In September this year I was provided with a unique opportunity to participate in the United States International Visitor Leadership program (IVLP). The program was designed for four young leaders across Australia to explore Green Building Technology and Community Planning across USA. The program itinerary included Washington DC, Pensacola, Florida, Denver and Boulder, Colorado & San Francisco, California.

This IVLP program provides a unique opportunity to meet with experienced professionals within the private and public sector and explore shared issues with them. Upon arriving in the US we quickly learnt that we would have to perfect our ‘elevator pitch’ and forgo our Australian inclination to modesty, as one person told us – in America if you know 1% more than you’re an expert. And, while this may have some drawbacks, I definitely learnt the value of more outward self-confidence and the strength in be able to clearly articulate your vision (albeit with a tad of Australian modest thrown in for good measure).

Of all the interesting things learnt during this experience it was the cultural influences to American cities and policies that I found most intriguing. Due to the innate avoidance of ‘big government’ there is a special focus on the role of City (local) Government and how the role of the advocate.
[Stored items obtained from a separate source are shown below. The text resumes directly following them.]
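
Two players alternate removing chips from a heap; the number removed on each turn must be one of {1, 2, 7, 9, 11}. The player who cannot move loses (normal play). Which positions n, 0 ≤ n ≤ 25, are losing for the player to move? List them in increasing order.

n :  0  1  2  3  4  5  6  7  8  9 10 11 12 13 14 15 16 17 18 19 20 21 22 23 24 25
G :  0  1  2  0  1  2  0  1  2  3  4  5  3  4  5  3  0  1  2  0  1  2  0  1  2  3
P-positions are exactly the n with G(n) = 0.

0, 3, 6, 16, 19, 22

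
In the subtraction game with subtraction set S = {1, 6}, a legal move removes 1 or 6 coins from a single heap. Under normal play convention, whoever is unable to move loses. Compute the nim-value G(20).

2

G(0) = 0
G(1) = mex{0} = 1
G(2) = mex{1} = 0
G(3) = mex{0} = 1
G(4) = mex{1} = 0
G(5) = mex{0} = 1
G(6) = mex{1,0} = 2
G(7) = mex{2,1} = 0
G(8) = mex{0,0} = 1
G(9) = mex{1,1} = 0
G(10) = mex{0,0} = 1
G(11) = mex{1,1} = 0
G(12) = mex{0,2} = 1
G(13) = mex{1,0} = 2
G(14) = mex{2,1} = 0
G(15) = mex{0,0} = 1
G(16) = mex{1,1} = 0
G(17) = mex{0,0} = 1
G(18) = mex{1,1} = 0
G(19) = mex{0,2} = 1
G(20) = mex{1,0} = 2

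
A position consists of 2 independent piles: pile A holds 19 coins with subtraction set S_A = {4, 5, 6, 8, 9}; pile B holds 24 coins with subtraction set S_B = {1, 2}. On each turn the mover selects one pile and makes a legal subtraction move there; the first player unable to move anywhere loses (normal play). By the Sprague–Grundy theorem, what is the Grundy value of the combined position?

Pile A, S = {4, 5, 6, 8, 9}:
n :  0  1  2  3  4  5  6  7  8  9 10 11 12 13 14 15 16 17 18 19
G :  0  0  0  0  1  1  1  1  2  2  2  2  3  0  0  0  0  1  1  1
G_A(19) = 1.
Pile B, S = {1, 2}:
G(0) = 0
G(1) = mex{0} = 1
G(2) = mex{1,0} = 2
G(3) = mex{2,1} = 0
G(4) = mex{0,2} = 1
G(5) = mex{1,0} = 2
G(6) = mex{2,1} = 0
G(7) = mex{0,2} = 1
G(8) = mex{1,0} = 2
G(9) = mex{2,1} = 0
G(10) = mex{0,2} = 1
G(11) = mex{1,0} = 2
G(12) = mex{2,1} = 0
G(13) = mex{0,2} = 1
G(14) = mex{1,0} = 2
G(15) = mex{2,1} = 0
G(16) = mex{0,2} = 1
G(17) = mex{1,0} = 2
G(18) = mex{2,1} = 0
G(19) = mex{0,2} = 1
G(20) = mex{1,0} = 2
G(21) = mex{2,1} = 0
G(22) = mex{0,2} = 1
G(23) = mex{1,0} = 2
G(24) = mex{2,1} = 0
G_B(24) = 0.
Combined Grundy value = 1 ⊕ 0 = 1.

1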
A strong professional interest for me is the notion of equitable cities, particularly in relation to housing affordability. I was comforted to learn of the many initiatives both from the public and not-for-profit (NFP) sector regarding these issues, however I was struck by the breadth of the problem; within San Francisco particularly. In Boulder, I was struck by the influence that highly engaged citizens can have on their ability to set the direction of their city. The City of Boulder was the first local municipality to introduce a Climate Action Tax and has an affective Urban Growth Boundary since the 1970s; all treasured by the local community. In Pensacola, I was at awe of the investment Escambia County has made into renewable and efficient waste services and their experimental sea rise mitigation programs (not to mention their incredible green roof). In Washington, a city which I have visited before and love, I was amazed at the energy within federal departments in ensuring that their strongly held vision for sustainable, smart cities is maintained (despite the current political environment).  All of these elements link back to a cultural strength of the collective and are contrary to perceived understanding of America or the America that is portrayed in popular culture. The professionals that we met with were willing to engage in intellectual debate regarding the future of our cities, and the opportunity to travel around The States with three other built environment professionals from across Australia, immersing ourselves in American planning will be something that I am always grateful for.
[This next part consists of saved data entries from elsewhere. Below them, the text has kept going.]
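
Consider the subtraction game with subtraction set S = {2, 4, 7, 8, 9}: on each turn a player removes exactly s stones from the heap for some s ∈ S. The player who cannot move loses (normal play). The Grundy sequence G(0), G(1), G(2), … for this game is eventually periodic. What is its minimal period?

n :  0  1  2  3  4  5  6  7  8  9 10 11 12 13 14 15 16 17 18 19 20 21 22 23
G :  0  0  1  1  2  2  0  3  1  4  2  0  0  1  1  2  2  0  3  1  4  2  0  0
G(n+11) = G(n) holds for n = 0,…,8 (a full window of length max(S) = 9), so the sequence is purely periodic with period 11.

11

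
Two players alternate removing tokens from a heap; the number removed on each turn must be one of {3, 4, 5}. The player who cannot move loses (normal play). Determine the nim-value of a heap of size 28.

1

G(0) = 0
G(1) = mex{} = 0
G(2) = mex{} = 0
G(3) = mex{0} = 1
G(4) = mex{0,0} = 1
G(5) = mex{0,0,0} = 1
G(6) = mex{1,0,0} = 2
G(7) = mex{1,1,0} = 2
G(8) = mex{1,1,1} = 0
G(9) = mex{2,1,1} = 0
G(10) = mex{2,2,1} = 0
G(11) = mex{0,2,2} = 1
G(12) = mex{0,0,2} = 1
G(13) = mex{0,0,0} = 1
G(14) = mex{1,0,0} = 2
G(15) = mex{1,1,0} = 2
G(16) = mex{1,1,1} = 0
G(17) = mex{2,1,1} = 0
G(18) = mex{2,2,1} = 0
G(19) = mex{0,2,2} = 1
G(20) = mex{0,0,2} = 1
G(21) = mex{0,0,0} = 1
G(22) = mex{1,0,0} = 2
G(23) = mex{1,1,0} = 2
G(24) = mex{1,1,1} = 0
G(25) = mex{2,1,1} = 0
G(26) = mex{2,2,1} = 0
G(27) = mex{0,2,2} = 1
G(28) = mex{0,0,2} = 1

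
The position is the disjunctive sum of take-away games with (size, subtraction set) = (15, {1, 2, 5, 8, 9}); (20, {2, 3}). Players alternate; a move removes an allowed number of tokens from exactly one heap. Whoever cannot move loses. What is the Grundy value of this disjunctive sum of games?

Heap A, S = {1, 2, 5, 8, 9}:
n :  0  1  2  3  4  5  6  7  8  9 10 11 12 13 14 15
G :  0  1  2  0  1  2  0  1  2  3  0  1  2  0  1  2
G_A(15) = 2.
Heap B, S = {2, 3}:
n :  0  1  2  3  4  5  6  7  8  9 10 11 12 13 14 15 16 17 18 19 20
G :  0  0  1  1  2  0  0  1  1  2  0  0  1  1  2  0  0  1  1  2  0
G_B(20) = 0.
Combined Grundy value = 2 ⊕ 0 = 2.

2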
To summarise, the lessons learnt that I have been reflecting upon in my work with my colleagues at Hansen is the need to acknowledge inequity within our cities and to work towards a truly diverse housing stock, the importance of cross-collaboration between the private, not-for-profit and public sector and the importance of public engagement to empower collective change towards improved environmental outcomes.

Brighid Sammon is a Senior Urban Planner at Hansen Partnership.